L’intérêt de Karen Messing pour la santé au travail est né lorsqu’elle a rencontré des travailleurs d’usine exposés à des radiations. « Je ne pouvais pas croire ce que j’entendais, raconte-t-elle. Un employé me disait que les os de sa mâchoire étaient devenus tellement fragiles à cause des radiations qu’il devait arrêter de travailler deux semaines avant sa visite chez le dentiste s’il voulait être capable de subir l’examen ! »

Cet aveu a profondément bouleversé la chercheuse, qui a orienté ses recherches vers l’ergonomie, une branche des sciences qui étudie la relation entre les individus et leur milieu de travail.

JAMBES ENFLÉES, PIEDS ENDOLORIS

Au fil des ans, Karen Messing a observé différents milieux de travail : les serveuses d’un restaurant qui travaillent debout et qui jonglent avec les commandes et les plats ; les employés d’une usine de transformation de crabes exposés à la poussière des carapaces ; les responsables de l’entretien ménager dans un grand hôpital ; les caissières qui travaillent debout dans un supermarché… Dans Les souffrances invisibles, elle montre comment ces emplois peu ou mal rémunérés sont exigeants physiquement, offrent des horaires de travail difficiles et, surtout, n’obtiennent aucune considération au sein de la société.

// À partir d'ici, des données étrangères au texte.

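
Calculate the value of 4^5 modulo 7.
5 = 4 + 1 (binary 101). Repeated squaring mod 7: 4^1 ≡ 4; 4^2 ≡ 4² = 16 ≡ 2; 4^4 ≡ 2² = 4 ≡ 4. Multiply: 4^5 = 4^4 × 4^1 ≡ 4 × 4 (mod 7): 4 × 4 = 16 ≡ 2. So 4^5 ≡ 2 (mod 7).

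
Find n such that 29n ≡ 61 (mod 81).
44

Since gcd(29, 81) = 1 divides 61, a solution exists.
Multiply both sides by the inverse of 29 mod 81:
  29^(-1) mod 81 = 14
  x ≡ 14 × 61 ≡ 854 ≡ 44 (mod 81)
Verification: 29 × 44 = 1276 = 15 × 81 + 61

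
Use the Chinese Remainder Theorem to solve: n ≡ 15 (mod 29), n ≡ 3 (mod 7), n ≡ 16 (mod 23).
4133

Using the Chinese Remainder Theorem:
M = product of moduli = 4669
For equation 1: M_1 = 161, 161 ≡ 16 (mod 29), inverse of 161 mod 29 is 20 (check: 16 × 20 = 320 ≡ 1 (mod 29))
For equation 2: M_2 = 667, 667 ≡ 2 (mod 7), inverse of 667 mod 7 is 4 (check: 2 × 4 = 8 ≡ 1 (mod 7))
For equation 3: M_3 = 203, 203 ≡ 19 (mod 23), inverse of 203 mod 23 is 17 (check: 19 × 17 = 323 ≡ 1 (mod 23))
Combine: n ≡ Σ r_i×M_i×(M_i⁻¹ mod m_i) = 15×161×20 + 3×667×4 + 16×203×17 = 48300 + 8004 + 55216 = 111520
111520 mod 4669 = 4133
n ≡ 4133 (mod 4669)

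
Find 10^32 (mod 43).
Using repeated squaring. 32 = 32 (binary 100000). Repeated squaring mod 43: 10^1 ≡ 10; 10^2 ≡ 10² = 100 ≡ 14; 10^4 ≡ 14² = 196 ≡ 24; 10^8 ≡ 24² = 576 ≡ 17; 10^16 ≡ 17² = 289 ≡ 31; 10^32 ≡ 31² = 961 ≡ 15. So 10^32 ≡ 15 (mod 43).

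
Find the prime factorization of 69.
3 × 23

Divide by primes starting from smallest:
69 ÷ 3 = 23
23 ÷ 23 = 1

69 = 3 × 23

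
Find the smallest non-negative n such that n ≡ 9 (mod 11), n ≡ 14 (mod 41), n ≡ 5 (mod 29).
4442

Using the Chinese Remainder Theorem:
M = product of moduli = 13079
For equation 1: M_1 = 1189, 1189 ≡ 1 (mod 11), inverse of 1189 mod 11 is 1 (check: 1 × 1 = 1 ≡ 1 (mod 11))
For equation 2: M_2 = 319, 319 ≡ 32 (mod 41), inverse of 319 mod 41 is 9 (check: 32 × 9 = 288 ≡ 1 (mod 41))
For equation 3: M_3 = 451, 451 ≡ 16 (mod 29), inverse of 451 mod 29 is 20 (check: 16 × 20 = 320 ≡ 1 (mod 29))
Combine: n ≡ Σ r_i×M_i×(M_i⁻¹ mod m_i) = 9×1189×1 + 14×319×9 + 5×451×20 = 10701 + 40194 + 45100 = 95995
95995 mod 13079 = 4442
n ≡ 4442 (mod 13079)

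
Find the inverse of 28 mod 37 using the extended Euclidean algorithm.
Extended GCD: 28(4) + 37(-3) = 1. So 28^(-1) ≡ 4 ≡ 4 (mod 37). Verify: 28 × 4 = 112 ≡ 1 (mod 37)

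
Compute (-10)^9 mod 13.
(-10) ≡ 3 (mod 13). 9 = 8 + 1 (binary 1001). Repeated squaring mod 13: 3^1 ≡ 3; 3^2 ≡ 3² = 9 ≡ 9; 3^4 ≡ 9² = 81 ≡ 3; 3^8 ≡ 3² = 9 ≡ 9. Multiply: (-10)^9 ≡ 3^8 × 3^1 ≡ 9 × 3 (mod 13): 9 × 3 = 27 ≡ 1. So (-10)^9 ≡ 1 (mod 13).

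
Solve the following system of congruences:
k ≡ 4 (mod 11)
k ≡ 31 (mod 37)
290

Using the Chinese Remainder Theorem:
M = product of moduli = 407
For equation 1: M_1 = 37, 37 ≡ 4 (mod 11), inverse of 37 mod 11 is 3 (check: 4 × 3 = 12 ≡ 1 (mod 11))
For equation 2: M_2 = 11, 11 ≡ 11 (mod 37), inverse of 11 mod 37 is 27 (check: 11 × 27 = 297 ≡ 1 (mod 37))
Combine: k ≡ Σ r_i×M_i×(M_i⁻¹ mod m_i) = 4×37×3 + 31×11×27 = 444 + 9207 = 9651
9651 mod 407 = 290
k ≡ 290 (mod 407)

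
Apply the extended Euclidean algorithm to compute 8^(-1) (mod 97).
Extended GCD: 8(-12) + 97(1) = 1. So 8^(-1) ≡ 85 ≡ 85 (mod 97). Verify: 8 × 85 = 680 ≡ 1 (mod 97)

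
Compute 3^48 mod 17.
Using Fermat: 3^{16} ≡ 1 (mod 17). 48 ≡ 0 (mod 16). So 3^{48} ≡ 3^{0} ≡ 1 (mod 17)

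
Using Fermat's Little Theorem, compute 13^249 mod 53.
By Fermat: 13^{52} ≡ 1 (mod 53). 249 = 4×52 + 41. So 13^{249} ≡ 13^{41} ≡ 10 (mod 53)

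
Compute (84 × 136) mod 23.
16

(84 × 136) = 11424
11424 mod 23 = 16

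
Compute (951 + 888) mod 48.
15

(951 + 888) = 1839
1839 mod 48 = 15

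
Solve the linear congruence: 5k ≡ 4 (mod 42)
26

Since gcd(5, 42) = 1 divides 4, a solution exists.
Multiply both sides by the inverse of 5 mod 42:
  5^(-1) mod 42 = 17
  x ≡ 17 × 4 ≡ 68 ≡ 26 (mod 42)
Verification: 5 × 26 = 130 = 3 × 42 + 4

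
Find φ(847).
660

Prime factorization: 847 = 7 × 11^2
Using the formula φ(n) = n × Π(1 - 1/p) for each prime factor p:
φ(847) = 847 × (1 - 1/7) × (1 - 1/11)
φ(847) = 660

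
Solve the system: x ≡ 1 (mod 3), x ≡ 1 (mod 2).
M = 3 × 2 = 6. M₁ = 2, y₁ ≡ 2 (mod 3). M₂ = 3, y₂ ≡ 1 (mod 2). x = 1×2×2 + 1×3×1 ≡ 1 (mod 6)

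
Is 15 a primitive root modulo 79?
No

To verify, check if 15^(78/q) ≢ 1 (mod 79) for each prime divisor q of 78
Divisors of 78 = 78: [1, 2, 3, 6, 13, 26, 39, 78]
  15^(78/2) = 15^39 ≡ 78 (mod 79)
  15^(78/3) = 15^26 ≡ 1 (mod 79)
  15^(78/13) = 15^6 ≡ 10 (mod 79)
Conclusion: 15 is not a primitive root modulo 79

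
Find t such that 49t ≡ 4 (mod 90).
46

Since gcd(49, 90) = 1 divides 4, a solution exists.
Multiply both sides by the inverse of 49 mod 90:
  49^(-1) mod 90 = 79
  x ≡ 79 × 4 ≡ 316 ≡ 46 (mod 90)
Verification: 49 × 46 = 2254 = 25 × 90 + 4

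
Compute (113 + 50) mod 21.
16

(113 + 50) = 163
163 mod 21 = 16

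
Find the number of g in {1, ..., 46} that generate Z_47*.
Number of primitive roots mod 47 = φ(46) = 22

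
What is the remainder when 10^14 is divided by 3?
Using Fermat: 10^{2} ≡ 1 (mod 3). 14 ≡ 0 (mod 2). So 10^{14} ≡ 10^{0} ≡ 1 (mod 3)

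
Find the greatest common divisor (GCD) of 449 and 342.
1

Using the Euclidean algorithm:
449 = 1 × 342 + 107
342 = 3 × 107 + 21
107 = 5 × 21 + 2
21 = 10 × 2 + 1
2 = 2 × 1 + 0

GCD(449, 342) = 1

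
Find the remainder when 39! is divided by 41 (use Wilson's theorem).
(40)! = (39)! × (40) ≡ -1 (mod 41). So (39)! ≡ -1 × (40)^(-1) ≡ (-1)×(-1) = 1 (mod 41)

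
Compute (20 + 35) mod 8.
7

(20 + 35) = 55
55 mod 8 = 7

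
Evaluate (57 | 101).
(57/101) = 57^{50} mod 101 = -1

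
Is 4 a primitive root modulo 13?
No

To verify, check if 4^(12/q) ≢ 1 (mod 13) for each prime divisor q of 12
Divisors of 12 = 12: [1, 2, 3, 4, 6, 12]
  4^(12/2) = 4^6 ≡ 1 (mod 13)
  4^(12/3) = 4^4 ≡ 9 (mod 13)
Conclusion: 4 is not a primitive root modulo 13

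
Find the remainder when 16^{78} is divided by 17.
By Fermat: 16^{16} ≡ 1 (mod 17). 78 = 4×16 + 14. So 16^{78} ≡ 16^{14} ≡ 1 (mod 17)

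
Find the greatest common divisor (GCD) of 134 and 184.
2

Using the Euclidean algorithm:
134 = 0 × 184 + 134
184 = 1 × 134 + 50
134 = 2 × 50 + 34
50 = 1 × 34 + 16
34 = 2 × 16 + 2
16 = 8 × 2 + 0

GCD(134, 184) = 2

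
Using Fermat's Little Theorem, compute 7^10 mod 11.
By Fermat's Little Theorem, 7^{10} ≡ 1 (mod 11) since 11 is prime and gcd(7, 11) = 1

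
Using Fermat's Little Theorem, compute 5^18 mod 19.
By Fermat's Little Theorem, 5^{18} ≡ 1 (mod 19) since 19 is prime and gcd(5, 19) = 1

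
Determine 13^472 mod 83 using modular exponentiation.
Using Fermat: 13^{82} ≡ 1 (mod 83). 472 ≡ 62 (mod 82). So 13^{472} ≡ 13^{62} ≡ 30 (mod 83)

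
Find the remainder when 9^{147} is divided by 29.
By Fermat: 9^{28} ≡ 1 (mod 29). 147 = 5×28 + 7. So 9^{147} ≡ 9^{7} ≡ 28 (mod 29)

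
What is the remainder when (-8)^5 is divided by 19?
(-8) ≡ 11 (mod 19). 5 = 4 + 1 (binary 101). Repeated squaring mod 19: 11^1 ≡ 11; 11^2 ≡ 11² = 121 ≡ 7; 11^4 ≡ 7² = 49 ≡ 11. Multiply: (-8)^5 ≡ 11^4 × 11^1 ≡ 11 × 11 (mod 19): 11 × 11 = 121 ≡ 7. So (-8)^5 ≡ 7 (mod 19).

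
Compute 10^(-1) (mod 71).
64

Using Extended Euclidean Algorithm:
gcd(10, 71) = 1
Bezout coefficients: 10 × -7 + 71 × 1 = 1
So 10 × -7 ≡ 1 (mod 71)
The inverse is -7 mod 71 = 64
Verification: 10 × 64 = 640 = 9 × 71 + 1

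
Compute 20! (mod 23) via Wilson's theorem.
(22)! = (20)! × (21) × (22) ≡ -1 (mod 23). So (20)! ≡ -1 × [(22)(21)]^(-1) ≡ 11 (mod 23)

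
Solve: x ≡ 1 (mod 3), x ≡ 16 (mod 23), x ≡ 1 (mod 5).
M = 3 × 23 × 5 = 345. M₁ = 115, y₁ ≡ 1 (mod 3). M₂ = 15, y₂ ≡ 20 (mod 23). M₃ = 69, y₃ ≡ 4 (mod 5). x = 1×115×1 + 16×15×20 + 1×69×4 ≡ 16 (mod 345)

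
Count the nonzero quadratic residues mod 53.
For prime 53, there are (p-1)/2 = (53-1)/2 = 26 quadratic residues (excluding 0).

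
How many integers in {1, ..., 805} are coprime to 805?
528

Prime factorization: 805 = 5 × 7 × 23
Using the formula φ(n) = n × Π(1 - 1/p) for each prime factor p:
φ(805) = 805 × (1 - 1/5) × (1 - 1/7) × (1 - 1/23)
φ(805) = 528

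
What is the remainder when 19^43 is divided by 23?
Using Fermat: 19^{22} ≡ 1 (mod 23). 43 ≡ 21 (mod 22). So 19^{43} ≡ 19^{21} ≡ 17 (mod 23)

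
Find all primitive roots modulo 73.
Primitive roots mod 73: {5, 11, 13, 14, 15, 20, 26, 28, 29, 31, 33, 34, 39, 40, 42, 44, 45, 47, 53, 58, 59, 60, 62, 68}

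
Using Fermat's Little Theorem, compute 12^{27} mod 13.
12

By Fermat's Little Theorem, a^(p-1) ≡ 1 (mod p) for prime p and gcd(a, p) = 1
Here p = 13, so 12^12 ≡ 1 (mod 13)
We can reduce the exponent: 27 mod 12 = 3
So 12^27 ≡ 12^3 (mod 13)
Computing: 12^3 mod 13 = 12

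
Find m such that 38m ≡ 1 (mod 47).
38^(-1) ≡ 26 (mod 47). Verification: 38 × 26 = 988 ≡ 1 (mod 47)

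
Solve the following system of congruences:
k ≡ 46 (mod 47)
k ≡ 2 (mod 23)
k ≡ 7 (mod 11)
7707

Using the Chinese Remainder Theorem:
M = product of moduli = 11891
For equation 1: M_1 = 253, 253 ≡ 18 (mod 47), inverse of 253 mod 47 is 34 (check: 18 × 34 = 612 ≡ 1 (mod 47))
For equation 2: M_2 = 517, 517 ≡ 11 (mod 23), inverse of 517 mod 23 is 21 (check: 11 × 21 = 231 ≡ 1 (mod 23))
For equation 3: M_3 = 1081, 1081 ≡ 3 (mod 11), inverse of 1081 mod 11 is 4 (check: 3 × 4 = 12 ≡ 1 (mod 11))
Combine: k ≡ Σ r_i×M_i×(M_i⁻¹ mod m_i) = 46×253×34 + 2×517×21 + 7×1081×4 = 395692 + 21714 + 30268 = 447674
447674 mod 11891 = 7707
k ≡ 7707 (mod 11891)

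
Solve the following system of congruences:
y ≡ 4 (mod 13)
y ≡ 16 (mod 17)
186

Using the Chinese Remainder Theorem:
M = product of moduli = 221
For equation 1: M_1 = 17, 17 ≡ 4 (mod 13), inverse of 17 mod 13 is 10 (check: 4 × 10 = 40 ≡ 1 (mod 13))
For equation 2: M_2 = 13, 13 ≡ 13 (mod 17), inverse of 13 mod 17 is 4 (check: 13 × 4 = 52 ≡ 1 (mod 17))
Combine: y ≡ Σ r_i×M_i×(M_i⁻¹ mod m_i) = 4×17×10 + 16×13×4 = 680 + 832 = 1512
1512 mod 221 = 186
y ≡ 186 (mod 221)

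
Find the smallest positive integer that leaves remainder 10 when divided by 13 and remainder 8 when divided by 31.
M = 13 × 31 = 403. M₁ = 31, y₁ ≡ 8 (mod 13). M₂ = 13, y₂ ≡ 12 (mod 31). n = 10×31×8 + 8×13×12 ≡ 101 (mod 403). The smallest positive such number is 101.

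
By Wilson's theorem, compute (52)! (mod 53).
By Wilson's theorem, (52)! ≡ -1 ≡ 52 (mod 53)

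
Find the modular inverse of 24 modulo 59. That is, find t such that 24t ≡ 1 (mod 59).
32

Using Extended Euclidean Algorithm:
gcd(24, 59) = 1
Bezout coefficients: 24 × -27 + 59 × 11 = 1
So 24 × -27 ≡ 1 (mod 59)
The inverse is -27 mod 59 = 32
Verification: 24 × 32 = 768 = 13 × 59 + 1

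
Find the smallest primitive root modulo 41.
p - 1 = 40 has prime divisors 2, 5. h is a primitive root mod 41 iff h^(40/q) ≢ 1 (mod 41) for each such q.
h = 2: 2^20 ≡ 1, 2^8 ≡ 10 (mod 41); 2^20 ≡ 1, so not a primitive root.
h = 3: 3^20 ≡ 40, 3^8 ≡ 1 (mod 41); 3^8 ≡ 1, so not a primitive root.
h = 4: 4^20 ≡ 1, 4^8 ≡ 18 (mod 41); 4^20 ≡ 1, so not a primitive root.
h = 5: 5^20 ≡ 1, 5^8 ≡ 18 (mod 41); 5^20 ≡ 1, so not a primitive root.
h = 6: 6^20 ≡ 40, 6^8 ≡ 10 (mod 41); none is 1, so 6 has order 40 and is a primitive root.
The smallest primitive root mod 41 is g = 6.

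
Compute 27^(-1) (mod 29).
27^(-1) ≡ 14 (mod 29). Verification: 27 × 14 = 378 ≡ 1 (mod 29)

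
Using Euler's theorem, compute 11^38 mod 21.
By Euler: 11^{12} ≡ 1 (mod 21) since gcd(11, 21) = 1. 38 = 3×12 + 2. So 11^{38} ≡ 11^{2} ≡ 16 (mod 21)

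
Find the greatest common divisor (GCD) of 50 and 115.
5

Using the Euclidean algorithm:
50 = 0 × 115 + 50
115 = 2 × 50 + 15
50 = 3 × 15 + 5
15 = 3 × 5 + 0

GCD(50, 115) = 5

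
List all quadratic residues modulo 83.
QRs mod 83: {1, 3, 4, 7, 9, 10, 11, 12, 16, 17, 21, 23, 25, 26, 27, 28, 29, 30, 31, 33, 36, 37, 38, 40, 41, 44, 48, 49, 51, 59, 61, 63, 64, 65, 68, 69, 70, 75, 77, 78, 81}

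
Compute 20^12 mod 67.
Using repeated squaring. 12 = 8 + 4 (binary 1100). Repeated squaring mod 67: 20^1 ≡ 20; 20^2 ≡ 20² = 400 ≡ 65; 20^4 ≡ 65² = 4225 ≡ 4; 20^8 ≡ 4² = 16 ≡ 16. Multiply: 20^12 = 20^8 × 20^4 ≡ 16 × 4 (mod 67): 16 × 4 = 64 ≡ 64. So 20^12 ≡ 64 (mod 67).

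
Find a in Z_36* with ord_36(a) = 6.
29 has order 6 mod 36 since 29^{6} ≡ 1 (mod 36) and no smaller power works.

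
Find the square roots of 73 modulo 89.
The square roots of 73 mod 89 are 47 and 42. Verify: 47² = 2209 ≡ 73 (mod 89)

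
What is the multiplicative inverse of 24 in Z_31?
24^(-1) ≡ 22 (mod 31). Verification: 24 × 22 = 528 ≡ 1 (mod 31)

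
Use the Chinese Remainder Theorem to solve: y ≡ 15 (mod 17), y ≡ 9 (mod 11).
185

Using the Chinese Remainder Theorem:
M = product of moduli = 187
For equation 1: M_1 = 11, 11 ≡ 11 (mod 17), inverse of 11 mod 17 is 14 (check: 11 × 14 = 154 ≡ 1 (mod 17))
For equation 2: M_2 = 17, 17 ≡ 6 (mod 11), inverse of 17 mod 11 is 2 (check: 6 × 2 = 12 ≡ 1 (mod 11))
Combine: y ≡ Σ r_i×M_i×(M_i⁻¹ mod m_i) = 15×11×14 + 9×17×2 = 2310 + 306 = 2616
2616 mod 187 = 185
y ≡ 185 (mod 187)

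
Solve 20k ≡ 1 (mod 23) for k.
15

Using Extended Euclidean Algorithm:
gcd(20, 23) = 1
Bezout coefficients: 20 × -8 + 23 × 7 = 1
So 20 × -8 ≡ 1 (mod 23)
The inverse is -8 mod 23 = 15
Verification: 20 × 15 = 300 = 13 × 23 + 1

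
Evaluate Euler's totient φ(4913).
4624

Prime factorization: 4913 = 17^3
Using the formula φ(n) = n × Π(1 - 1/p) for each prime factor p:
φ(4913) = 4913 × (1 - 1/17)
φ(4913) = 4624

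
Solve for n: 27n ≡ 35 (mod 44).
29

Since gcd(27, 44) = 1 divides 35, a solution exists.
Multiply both sides by the inverse of 27 mod 44:
  27^(-1) mod 44 = 31
  x ≡ 31 × 35 ≡ 1085 ≡ 29 (mod 44)
Verification: 27 × 29 = 783 = 17 × 44 + 35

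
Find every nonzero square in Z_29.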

Or il y a des impacts à rester debout toute la journée, à jongler avec un horaire de travail irrégulier et les heures de garderie, à gagner sa vie à nettoyer les planchers d’un hôpital sans jamais recevoir une quelconque reconnaissance de la part des malades ou des employés. Comment retirer une certaine fierté du travail bien fait quand personne ne s’intéresse à ce que vous faites ?

L’auteure attribue ce manque de considération au « fossé empathique », soit la « capacité [réduite] à se mettre dans les souliers de l’autre ».

Dans une anecdote révélatrice, Karen Messing raconte : « Un jour, je discutais avec le rédacteur en chef d’une grande revue scientifique rencontré dans une conférence. Je lui parlais de la douleur ressentie par les travailleurs qui passent des heures debout. Mon interlocuteur ne pouvait pas être moins intéressé jusqu’à ce que je fasse un parallèle avec la fatigue que ressentent les gens qui visitent un musée. "Ah, la fatigue muséale ! Quel sujet intéressant. Nous préparons quelque chose là-dessus." »

Soudainement, il pouvait s’identifier. Ce qui fait dire à Karen Messing qu’à l’origine du manque d’intérêt des chercheurs pour les conditions de travail au bas de l’échelle, il y a aussi une question de disparités entre classes sociales.

OÙ SE TROUVE LA SOLUTION ?

Ce que Karen Messing propose n’est pas si difficile à appliquer. Elle croit qu’une série de petites mesures – la taille d’un sac-poubelle, la surface lisse d’un meuble qu’on doit épousseter tous les jours, la proximité d’un tabouret pour s’asseoir quelques minutes – pourrait améliorer la vie d’un très grand nombre de travailleurs.

Comment y arriver ? D’abord en écoutant les employés. Mais cette étape en soi n’est pas suffisante, avertit la chercheuse, car les gens, prisonniers d’une routine et d’une manière de faire, ne voient pas toujours ce qui cloche dans leurs mouvements et leur posture. Il faut absolument aller observer les travailleurs sur le terrain. Il faut aussi de l’argent pour financer les recherches.

Enfin, les institutions et les entreprises doivent intégrer les recommandations des ergonomes de façon permanente. « Il faut mettre des mécanismes en place », insiste la chercheuse qui cite en exemple un directeur des ressources humaines d’un grand hôpital montréalais très proactif qui a intégré toutes ses recommandations. Malheureusement, lorsqu’elle a visité l’hôpital quelques années plus tard, il ne restait rien de ces mesures. Le directeur était parti et, en l’absence de règles précises, son remplaçant n’avait pas poursuivi les efforts.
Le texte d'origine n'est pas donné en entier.